How to stay friends with both people in a break-up
September 22, 2010 8:09 PM Subscribe
How do I avoid alienating either of two friends who just broke up? I have to pull out of attending an event with one of them, so do I mention that it's because I'll be attending with the other, or say nothing about why, and risk running into them there?
posted by lollusc to human relations (13 answers total) 1 user marked this as a favorite
I have two friends, let's call them Alice and Barbara. They just broke up: Alice is broken-hearted, and because she moved here to be with Barbara, she doesn't know many people here. Barbara did the breaking-up, but I don't know her side of the story. Could be that she's miserable about it too.

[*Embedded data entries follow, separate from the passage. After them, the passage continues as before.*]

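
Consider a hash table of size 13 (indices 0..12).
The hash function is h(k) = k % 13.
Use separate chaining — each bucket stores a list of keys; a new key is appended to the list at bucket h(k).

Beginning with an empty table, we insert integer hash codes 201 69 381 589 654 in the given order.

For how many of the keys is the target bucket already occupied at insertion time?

3

Insert 201: h=6, bucket 6 empty → new chain.
Insert 69: h=4, bucket 4 empty → new chain.
Insert 381: h=4, bucket 4 nonempty → append to chain.
Insert 589: h=4, bucket 4 nonempty → append to chain.
Insert 654: h=4, bucket 4 nonempty → append to chain.
Final buckets:
0: .
1: .
2: .
3: .
4: 69 -> 381 -> 589 -> 654
5: .
6: 201
7: .
8: .
9: .
10: .
11: .
12: .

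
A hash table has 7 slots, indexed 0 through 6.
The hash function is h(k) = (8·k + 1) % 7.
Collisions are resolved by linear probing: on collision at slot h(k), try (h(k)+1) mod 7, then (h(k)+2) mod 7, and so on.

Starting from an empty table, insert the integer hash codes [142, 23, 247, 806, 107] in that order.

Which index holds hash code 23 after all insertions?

142 hashes to 3; slot 3 is free → place at 3.
23 hashes to 3; 3 taken → place at 4.
247 hashes to 3; 3,4 taken → place at 5.
806 hashes to 2; slot 2 is free → place at 2.
107 hashes to 3; 3,4,5 taken → place at 6.
Table: [—, —, 806, 142, 23, 247, 107]

4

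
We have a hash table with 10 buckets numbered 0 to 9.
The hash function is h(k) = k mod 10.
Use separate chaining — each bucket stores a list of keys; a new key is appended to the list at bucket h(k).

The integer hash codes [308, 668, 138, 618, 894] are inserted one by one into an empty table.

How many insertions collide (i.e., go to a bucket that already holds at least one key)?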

I like both of them, and don't want to lose either as friends. I don't want Barbara to think I'm siding with Alice, but on the other hand, Alice is the one who needs more practical support right now (is really miserable, has few local friends, had to move out and is looking for somewhere to live, etc).
I stupidly accidentally ended up in a situation where I had promised each individually to attend a certain event with them. I now have to get back to one of them and ask them not to buy a ticket for me after all. I've decided to attend with Alice, since Barbara is going in a group of friends, while Alice would be on her own if I don't go with her.
So I have two options. One is to email Barbara and say, "Hey, don't buy a ticket for me after all." No explanation. She won't mind, but if she then later sees me at the event with Alice, she might think I'm "siding" with Alice, or otherwise be annoyed. The other is to email Barbara and explain that I am choosing to attend with Alice so Alice doesn't go alone. This is more likely to piss off Barbara in the short term, but I really don't know... The event is large enough that I'd say there's maybe a 50-50 chance of them seeing us there.
Extra complication: I have to work with both these people.
What should I do? If you were Barbara, would you be upset if I said I was attending with Alice, and view that as a decision to take Alice's side? Is it possible in this sort of situation to remain friends with both people in the long run? Is there anything I can do or say at this stage to make this a more likely outcome?